There is a lot going on in the music we listen to. A bass being strummed away, soft “oohs” and “aahs” tucked between chords, the perfectly timed crash of a cymbal — they all fight for your focus and appreciation. Each layer has a different effect on us: We may draw the most joy from an insane guitar solo or feel slightly less alone from relatable messages. I’ve been swayed by both profound lines and euphoric instrumentals, but for me, lyrics always somehow find themselves at the front of my mind.
Being able to sing along to my favorite songs is paramount. From belting out treasured classic rock to badly rapping whatever hip-hop music I’m in the mood for, I always try my best to memorize lyrics and play a song on repeat until I can master at least part of it.
While English lyrics are always easy for me to get down pat, whenever I previously listened to a song in a different language, I would never be motivated enough to sit down and memorize words I didn’t know the meanings of. I would only listen to foreign language songs because they were pleasing to my ears and something different from what I was used to; there was something magical and curious about lyrics I didn’t understand.
When I first began listening to foreign language songs, I was at a standstill, flustered that I was never able to keep up with the singers. The lyrics were important to me, and I hated not being able to sing along to catchy non-English songs that I desperately wanted to.
Eventually starting to translate the words was a mission. I found that English lyrics are easy to digest, but not as gratifying as words that took effort to understand. Being able to finally enjoy every aspect of some songs deepened my connection with the music, an attachment I cherish with each new song that strikes me.
Wanting to sing along to your favorite songs sounds like a strange and somewhat shallow reason to learn a new language, but I found value in properly understanding songs that resonate with me. I went from only enjoying the instrumentals and mumbling broken lyrics in vain to actually embracing the lyrics.
I didn’t truly consider using music as a vehicle to learn an entirely new language until I took French in high school, when my teacher would introduce us to French films and music as comprehension tools alongside the grammar exercises. I was immersed into the world of Daniel Balavoine, Téléphone and France Gall, and for once, I was able to understand what each artist sang about. I had no urgency then to have every single word memorized, but I found myself singing the French songs I liked both aimlessly and properly. Having struggled to sing along to non-English songs for years, this fueled my passion to better learn the language.

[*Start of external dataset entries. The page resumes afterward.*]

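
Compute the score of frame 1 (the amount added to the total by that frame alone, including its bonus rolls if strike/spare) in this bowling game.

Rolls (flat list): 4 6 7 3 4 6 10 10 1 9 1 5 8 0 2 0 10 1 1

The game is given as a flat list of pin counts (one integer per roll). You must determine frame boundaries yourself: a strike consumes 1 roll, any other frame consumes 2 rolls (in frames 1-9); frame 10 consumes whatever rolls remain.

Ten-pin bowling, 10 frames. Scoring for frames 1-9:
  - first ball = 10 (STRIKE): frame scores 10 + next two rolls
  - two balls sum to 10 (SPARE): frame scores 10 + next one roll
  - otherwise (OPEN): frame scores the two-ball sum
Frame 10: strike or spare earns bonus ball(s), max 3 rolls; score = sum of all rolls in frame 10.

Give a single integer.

Answer: 17

Derivation:
Frame 1: SPARE (4+6=10). 10 + next roll (7) = 17. Cumulative: 17
Frame 2: SPARE (7+3=10). 10 + next roll (4) = 14. Cumulative: 31
Frame 3: SPARE (4+6=10). 10 + next roll (10) = 20. Cumulative: 51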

While I did lose my motivation to stay fluent in French as I got older, every now and then I find a new French artist who sparks my interest and I scramble to refresh my conjugations and vocabulary. I discovered Orties, one of my favorite fast-firing French rap duos, a few years ago. This artist inspired me to relearn much of the French I’d forgotten just to be able to rap along to “Plus putes que toutes les putes.”
Learning French songs naturally piqued my interest in the music of other languages as well. For a while, I wanted to learn German, so of course I set out listening to Nena’s and Falco’s discographies. I’d attempt to sing along to “99 Luftballons” and “Rock Me Amadeus” without much initial success, but after learning elementary German and painstakingly reciting each lyric, I was able to follow along at a solid pace. “99 Luftballons” does have an English version, but it just doesn’t feel the same as the original. Learning German through these beloved songs made the language more accessible, allowing me to work on my pronunciation and have fun singing in a language I was practicing.
My music library mostly consists of English language songs, but scattered throughout is a multitude of languages that I eagerly listen to whenever I feel motivated to keep learning about music I enjoy. I’m currently on the journey of learning Italian, wielding the likes of Mina, Patty Pravo and ’70s Rai 3 broadcasts as part of my educational arsenal. I look forward to being able to sing even more songs, no matter the language, from start to finish. The struggles pay off in the end, and as Mina says, “L’importante è finire.”